Comparative Example 3

[0063] A nitride semiconductor substrate was prepared by epitaxially growing a nitride semiconductor with an intermittent buffer layer having a total thickness of 6.5 ?m on a single-crystal silicon substrate as shown in FIG. 9. A laser marking was performed under the same condition as in the Example except that a laser marker from Miyachi Technos Corp. was used to perform laser marking at a wavelength of 532 nm, which had lower energy than the band gap of GaN.

[0064] As a result, as shown in FIG. 15, it transmitted the GaN layer and was absorbed, and melted the surface of the single-crystal silicon substrate, causing a burst due to vapor pressure as well as marking. On this occasion, the fume scattered around the marking, and the epitaxial layer was rolled up and was floating due to bursting. The fume baked on was irremovable even when cleaned. The state of the marking could be observed by the optical microscope alone.
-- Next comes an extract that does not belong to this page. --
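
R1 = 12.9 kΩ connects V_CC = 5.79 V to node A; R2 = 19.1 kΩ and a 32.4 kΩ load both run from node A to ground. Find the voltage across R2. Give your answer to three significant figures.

First combine the lower leg with the load: R2 ‖ R_L = 12.02 kΩ.
Voltage divider with the loaded lower leg: V_out = 5.79 × 12.02/(12.9 + 12.02) = 5.79 × 0.4823 = 2.792 V.
(Unloaded it would be 3.46 V; the load pulls it down.)

V_out ≈ 2.79 V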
The scatter of the fume will be problematic in the device production.

[0065] It should be noted that the present invention is not limited to the above-described embodiments. The embodiments are just examples, and any examples that have substantially the same features and demonstrate the same functions and effects as those in the technical concept disclosed in claims of the present invention are included in the technical scope of the present invention.